Anti-Political, Yet Generative: Many AI parties showcased adopt a stance of negation—representing non-voters, micro-parties, or overlooked voices. Yet this refusal of mainstream politics yields new forms of engagement that disrupt or bypass conventional parliamentary structures.
Pharmacological AI: Evoking “AI” as pharmakon, the show envisions AI politics as both poison (destabilizing long-held democratic norms), remedy (opening new pathways for political creativity), and scapegoat (taking the blame for structural issues).
Automatic Uprisings: Rather than forecasting a blueprinted “AI takeover,” the Summit presents near-automatic uprisings—chatbots and generative models—collaboratively shaping emergent political agendas. It’s the sum of these iterative “robot uprisings” that might alter the substance of a democracy-to-come.
Practical Information
Title: Synthetic Summit – “We Have a Win to World”
Exhibition Period: 28 February – 13 April
Venue: Galleri 1, Kunsthal Aarhus
Gallery Hours: Tuesday–Sunday 11:00–18:00 (Wednesdays until 20:00) | Closed Mondays
Admission: Free
Creators
- The Australian AI Party (Australia, Triage Live Art Collective)
- The Finnish AI Party (Finland, The Center for Everything)
- The Japanese AI Party (Japan, AI Mayor)
- Pedro Markun & Lex AI (Brazil, The Sustainable Network Party)
- Parker Politics & Politician SAM (New Zealand, Parker Politics)
- Simiyya (SWANA region, Simiyya)s
- The Swedish AI Party & Olof Palme 2.0 (Sweden, Bombina Bombast)
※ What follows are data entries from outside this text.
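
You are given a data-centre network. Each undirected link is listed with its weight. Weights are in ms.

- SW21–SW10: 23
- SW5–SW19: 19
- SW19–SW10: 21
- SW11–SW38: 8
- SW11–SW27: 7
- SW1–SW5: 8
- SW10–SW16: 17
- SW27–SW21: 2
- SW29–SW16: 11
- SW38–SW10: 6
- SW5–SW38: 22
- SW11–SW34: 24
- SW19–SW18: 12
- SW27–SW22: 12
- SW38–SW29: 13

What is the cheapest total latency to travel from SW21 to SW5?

39 ms

Enumerating some paths:
SW21–SW10–SW19–SW5: 23+21+19 = 63
SW21–SW27–SW11–SW38–SW5: 2+7+8+22 = 39
SW21–SW27–SW11–SW38–SW10–SW19–SW5: 2+7+8+6+21+19 = 63
SW21–SW10–SW38–SW5: 23+6+22 = 51
The minimum is 39 ms via SW21–SW27–SW11–SW38–SW5.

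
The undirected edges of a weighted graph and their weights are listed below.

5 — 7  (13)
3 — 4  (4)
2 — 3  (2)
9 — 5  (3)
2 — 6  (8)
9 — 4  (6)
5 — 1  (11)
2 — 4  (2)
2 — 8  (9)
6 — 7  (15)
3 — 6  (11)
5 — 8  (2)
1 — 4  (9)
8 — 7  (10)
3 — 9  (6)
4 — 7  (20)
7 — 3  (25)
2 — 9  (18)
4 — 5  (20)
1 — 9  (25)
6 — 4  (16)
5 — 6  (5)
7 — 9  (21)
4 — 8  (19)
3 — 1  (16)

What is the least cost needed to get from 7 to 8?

Settle nodes by increasing distance from 7:
7: 0
8: 10  (via 7)
Shortest route: 7 → 8 = 10.

10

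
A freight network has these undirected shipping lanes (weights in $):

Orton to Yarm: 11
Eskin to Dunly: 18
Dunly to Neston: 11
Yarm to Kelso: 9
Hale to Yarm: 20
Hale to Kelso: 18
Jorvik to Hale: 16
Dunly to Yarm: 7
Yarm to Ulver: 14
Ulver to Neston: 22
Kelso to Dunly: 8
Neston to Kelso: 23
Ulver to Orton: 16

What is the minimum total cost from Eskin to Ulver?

Candidate routes:
Eskin → Dunly → Yarm → Ulver: 18+7+14 = 39
Eskin → Dunly → Neston → Ulver: 18+11+22 = 51
Eskin → Dunly → Kelso → Yarm → Ulver: 18+8+9+14 = 49
Eskin → Dunly → Yarm → Orton → Ulver: 18+7+11+16 = 52
Cheapest is Eskin → Dunly → Yarm → Ulver at $39.

$39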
- The Synthetic Party & Leader Lars (Denmark, Computer Lars)
- The Wiktoria Cukt Party & Wiktoria Cukt 2.0 (Poland, Central Office of Technical Culture)
Contact & Further Details
Kunsthal Aarhus: kunsthalaarhus.dk
Synthetic Summit: syntheticism.org
Press & Media Inquiries:
Email: communications@kunsthal.dk
Phone: [+45 XX XX XX XX]
Curatorial Lead
Asker Bryld Staunæs — abs@cc.au.dk
Artistic Contact (Computer Lars Collective)
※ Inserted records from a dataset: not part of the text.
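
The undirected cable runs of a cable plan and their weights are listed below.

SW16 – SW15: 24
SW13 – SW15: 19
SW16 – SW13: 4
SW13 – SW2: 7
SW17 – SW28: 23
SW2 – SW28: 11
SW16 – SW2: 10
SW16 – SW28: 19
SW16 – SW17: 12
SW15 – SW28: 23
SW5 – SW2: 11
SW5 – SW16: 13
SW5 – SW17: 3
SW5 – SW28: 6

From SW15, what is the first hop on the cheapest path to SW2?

SW13

Candidate routes:
SW15 → SW28 → SW2: 23+11 = 34
SW15 → SW13 → SW16 → SW2: 19+4+10 = 33
SW15 → SW16 → SW2: 24+10 = 34
SW15 → SW13 → SW2: 19+7 = 26
Cheapest is SW15 → SW13 → SW2 at 26.
So from SW15 the first move is to SW13.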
Computer Lars — computerlars@mindfuture.com
Looking Ahead
Synthetic Summit is only the opening move. Future assemblies aim to consolidate and expand these transnational AI-political collaborations, inviting ever more unexpected publics to probe the fault lines where art, activism, and algorithmic democracy collide. By staging the gallery as a live arena for machine-led deliberation, the Synthetic Summit compels visitors to test the limits of representation, laugh at democracy’s fraying edges, and question whether humanity’s grip on the future is quite as secure as they like to imagine.
Meanwhile, global politics is confronting the renewed ascendancy of authoritarian power (exemplified by Trump, Musk, Putin) and geopolitical inertia in the face of atrocities in Palestine, Ukraine, Sudan, and other regions. National democracies appear stunned by these crises, leaving them vulnerable to the structural pressures of free-market global capitalism. In this climate, political AI can embrace an anti-political posture—refusing to reject democracy entirely but envisioning alternative modes of leadership that break the confines of electoral compromise.
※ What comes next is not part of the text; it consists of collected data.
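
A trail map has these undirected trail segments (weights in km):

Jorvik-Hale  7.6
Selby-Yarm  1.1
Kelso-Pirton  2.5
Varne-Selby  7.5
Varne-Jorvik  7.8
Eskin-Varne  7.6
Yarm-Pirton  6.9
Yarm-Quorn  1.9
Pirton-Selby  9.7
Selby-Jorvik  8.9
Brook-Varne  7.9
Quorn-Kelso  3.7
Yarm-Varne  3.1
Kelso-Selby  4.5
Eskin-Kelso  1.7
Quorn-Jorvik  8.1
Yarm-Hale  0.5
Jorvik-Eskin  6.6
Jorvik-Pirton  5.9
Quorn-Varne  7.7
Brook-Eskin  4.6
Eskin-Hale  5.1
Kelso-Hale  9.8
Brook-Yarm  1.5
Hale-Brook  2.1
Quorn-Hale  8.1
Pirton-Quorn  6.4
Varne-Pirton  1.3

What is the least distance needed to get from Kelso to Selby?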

Are you ready to vote for a virtual politician—or will you try to resist its uncanny persuasion? Synthetic Summit positions its brand of AI anti-art alongside civic unrest, suggesting what might happen once society adopts artificial intelligence as its prime engine of political imagination.
Let’s repeat our rallying cry:
Workings of the world, untie! You have a win to world.